私もまた、さようならを言う――『本の雑誌 二〇二〇年四月号ー特集 さようなら、坪内祐三ー』(2)

追悼を書いているのは、重松清、福田和也、中野翠、嵐山光三郎、南伸坊、目黒孝二、亀和田武、泉麻人、四方田犬彦、川本三郎といった方々から、身近にいたライターやイラストレイター、飲み屋の仲間、各社の編集者まで、実に幅広く集めている。
 
その追悼も、個人の文章だけではなく、それぞれ複数の対談あり、鼎談ありで、すぐに引き込まれる。
 
そんな中で、坪内さんと距離を置いて書いたものがあって、おっと思った。
 
一つは四方田犬彦の文章である。

「わたしは、こいつはちょっといいなと思った。ひょっとしたら今の世の斎藤緑雨になれるかもしれない。そう期待してみた。」
 
でも坪内さんは、そうはなれなかった、という。

「わたしは彼が同業者を何人か集めて、タクシー会社の宣伝のような雑誌を拵えたとき、これはダメだと思った。群れなどなしていては、いい批評など書けるわけがないからだ。」
 
これは『en-taxi』(エンタクシー)のことだな。2003年に創刊され、福田和也、坪内祐三、柳美里、リリー・フランキーが共同で責任編集していた。私は雑誌を読まないのでよくわからないが、けっこう評判になっていたと思う。
 
それにある時期、協同で同人誌をやるというようなことは、小林秀雄のみならず、多くの場合に運動としてあったものだ。

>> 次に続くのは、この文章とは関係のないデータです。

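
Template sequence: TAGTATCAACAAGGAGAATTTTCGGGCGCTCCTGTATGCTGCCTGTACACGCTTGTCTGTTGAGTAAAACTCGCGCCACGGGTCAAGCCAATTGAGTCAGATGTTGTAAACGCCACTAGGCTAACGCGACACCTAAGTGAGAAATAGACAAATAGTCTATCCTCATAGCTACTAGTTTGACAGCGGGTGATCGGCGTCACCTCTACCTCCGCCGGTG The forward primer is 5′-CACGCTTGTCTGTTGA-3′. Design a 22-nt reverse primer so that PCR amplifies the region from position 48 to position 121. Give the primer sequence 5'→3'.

The product's 3' end on the top strand is position 121.
The reverse primer anneals to the top strand over positions 100–121, i.e. to GATGTTGTAAACGCCACTAGGC.
Its sequence written 5'→3' is the reverse complement: GCCTAGTGGCGTTTACAACATC.

5'-GCCTAGTGGCGTTTACAACATC-3'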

「ちょっと可哀想なことを書くようだが、新宿の狭い『文壇』とやらに入り浸って、英語の本を読む習慣を忘れてしまったのは、彼の凋落の始まりだったような気がしている。」
 
果たして坪内祐三が、英語の本を読む習慣を無くしていたかどうかは分からない。また「新宿の狭い『文壇』とやらに入り浸って」というのは、ちょっと違うと思う。
 
坪内さんは中心にいる人で、あけっぴろげで、相手を区別はしても、差別はしなかった。むしろ「文壇」という言葉を、半分は尊重し、半分はからかって、使っていたんじゃないかと思う。
 
しかし四方田犬彦の、批判的な文章があることは、いいと思う。場合によっては、そういう目で坪内さんを見ている人も、いたかもしれない。

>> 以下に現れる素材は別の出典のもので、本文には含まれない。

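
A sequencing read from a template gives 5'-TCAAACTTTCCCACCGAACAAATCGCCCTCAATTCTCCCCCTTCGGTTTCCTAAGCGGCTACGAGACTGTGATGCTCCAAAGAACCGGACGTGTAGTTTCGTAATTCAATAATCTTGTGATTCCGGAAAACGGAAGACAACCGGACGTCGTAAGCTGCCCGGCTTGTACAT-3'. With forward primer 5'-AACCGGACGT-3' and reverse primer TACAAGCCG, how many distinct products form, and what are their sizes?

Two products: 86 bp, 30 bp

The forward primer AACCGGACGT matches the top strand at positions 83–92, 139–148.
The reverse primer's reverse complement is CGGCTTGTA, matching at positions 160–168.
Each forward site pairs with the reverse site to give a product ending at position 168: sizes 86, 30 bp.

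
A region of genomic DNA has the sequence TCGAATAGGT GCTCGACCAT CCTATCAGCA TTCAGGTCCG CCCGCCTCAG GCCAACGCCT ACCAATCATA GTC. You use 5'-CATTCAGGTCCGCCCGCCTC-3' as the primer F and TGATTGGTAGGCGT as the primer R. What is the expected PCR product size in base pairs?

Scanning the template, CATTCAGGTCCGCCCGCCTC occurs at positions 29–48; this primer anneals to the bottom strand there with its 3' end pointing downstream.
The reverse primer's reverse complement is ACGCCTACCAATCA, which matches the template at positions 55–68.
Product length = (reverse-primer end) − (forward-primer start) + 1 = 68 − 29 + 1 = 40 bp.

40 bp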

私は、それは間違っていると思うけど、でも、そういう見方をする人がいたって、もちろんかまわない。
 
もう一つは、瀬尾佳菜子さんである。佳菜子さんはバー「猫目」のマダムだった人である。
 
私は6年前に脳出血で倒れて以来、酒を一滴も飲んだことがないから、新宿のバーの様子など、皆目分からなかった。
 
佳菜子さんの文章を読むと、ある日坪内さんは、「猫目」にはもう来ないと言って、実際にその通りにしたという。

「坪内さんが『もう俺はこんな新宿にはこないかもしれない』とおもむろに私に言った。
 これまでもこんなことは何度もあったはずなのに、私はその日『そうですか、それはもう仕方ないですね』と坪内さんの目を見返して言ってしまった。」
 
ある時期、「猫目」は、坪内さんにとって、いってみれば夜の仕事の中心であった。あまりにも中心になり過ぎていた。
 
それはたぶん、佳菜子さんにも分かっていただろう。
 
だからその日、お互いに、さようならをしたのだ。こういう男と女の別れ方もある。